Beneficência - promover positivamente o bem do doente.
Não maleficência «Primum non nocere» - ter sempre em mente a obrigação de não fazer mal a outrem (não prejudicar o doente).
Justiça - considerar que todos os Homens são iguais em direitos e na justa distribuição de recursos da sociedade (cuidados de saúde).
Vulnerabilidade - constatar que algumas pessoas (deficientes mentais, doentes em coma, crianças, etc.) estão particularmente fragilizadas ao ponto da sua integridade física ou psicológica estar ameaçada.
Beauchamp e Childress referiram que só examinando os princípios éticos, e determinando em que medida esses princípios se aplicam individualmente, podemos ter uma verdadeira resolução dos problemas. (4)
(…)
A ética não pretende ser um manual de comportamento, mas é um saber necessário e conveniente.
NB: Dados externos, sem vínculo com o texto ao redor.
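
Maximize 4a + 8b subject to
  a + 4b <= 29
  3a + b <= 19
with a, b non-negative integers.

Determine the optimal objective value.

Relaxing integrality, the LP optimum is 66.55 at (a,b) = (4.27, 6.18), which is not an integer point.
(a,b)=(4,6): 1·4+4·6=28≤29, 3·4+1·6=18≤19, objective 64.
(a,b)=(3,6): 1·3+4·6=27≤29, 3·3+1·6=15≤19, objective 60.
No feasible integer point exceeds 64.

64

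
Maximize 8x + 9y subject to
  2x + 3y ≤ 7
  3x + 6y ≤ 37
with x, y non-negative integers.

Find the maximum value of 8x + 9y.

25

(x,y)=(2,1) is feasible, giving 25.
(x,y)=(3,0) is feasible, giving 24.
(x,y)=(1,1) is feasible, giving 17.
Maximum is 25 at (x,y)=(2,1).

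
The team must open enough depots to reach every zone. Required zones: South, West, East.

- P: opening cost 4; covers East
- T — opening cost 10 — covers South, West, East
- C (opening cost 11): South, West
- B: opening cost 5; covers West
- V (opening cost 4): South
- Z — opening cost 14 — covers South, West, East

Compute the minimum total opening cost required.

10

T alone covers South, West, East — every zone.
Total opening cost: 10.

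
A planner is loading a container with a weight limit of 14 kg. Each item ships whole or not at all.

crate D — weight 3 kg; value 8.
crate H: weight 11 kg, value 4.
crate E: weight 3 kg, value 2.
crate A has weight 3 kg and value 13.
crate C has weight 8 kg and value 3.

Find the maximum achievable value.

24

Allowing fractional choices, the relaxed optimum would be about 24.9, but items are indivisible.
crate D + crate E + crate A: weight 3 + 3 + 3 = 9 ≤ 14, value 8 + 2 + 13 = 23.
crate D + crate A + crate C: weight 3 + 3 + 8 = 14 ≤ 14, value 8 + 13 + 3 = 24.
Best is crate D, crate A, and crate C with total value 24.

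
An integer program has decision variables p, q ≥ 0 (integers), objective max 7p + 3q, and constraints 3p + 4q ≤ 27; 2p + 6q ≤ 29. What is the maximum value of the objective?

63

(p,q)=(9,0): 3·9+4·0=27≤27, 2·9+6·0=18≤29, objective 63.
(p,q)=(8,0): 3·8+4·0=24≤27, 2·8+6·0=16≤29, objective 56.
The best lattice point is (9,0), giving 63.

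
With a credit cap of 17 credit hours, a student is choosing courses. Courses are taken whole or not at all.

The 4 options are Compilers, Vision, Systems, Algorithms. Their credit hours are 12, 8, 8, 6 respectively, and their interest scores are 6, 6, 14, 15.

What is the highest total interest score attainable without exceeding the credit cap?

29

Treat it as a binary knapsack problem.
Vision + Algorithms: credit hours 8 + 6 = 14 ≤ 17, interest score 6 + 15 = 21.
Systems + Algorithms: credit hours 8 + 6 = 14 ≤ 17, interest score 14 + 15 = 29.
Vision + Systems: credit hours 8 + 8 = 16 ≤ 17, interest score 6 + 14 = 20.
Best is Systems and Algorithms with total interest score 29.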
A prudência, a maturidade de espírito, a honestidade, uma sólida formação humanística e uma atitude crítica e pensada perante os nossos actos são imprescindíveis para uma medicina eticamente válida. Com certeza não é preciso lembrar que para além de qualquer outro interesse está a saúde e o bem-estar dos nossos doentes, que nos escolheram, e ao serviço dos quais nós escolhemos livremente estar.”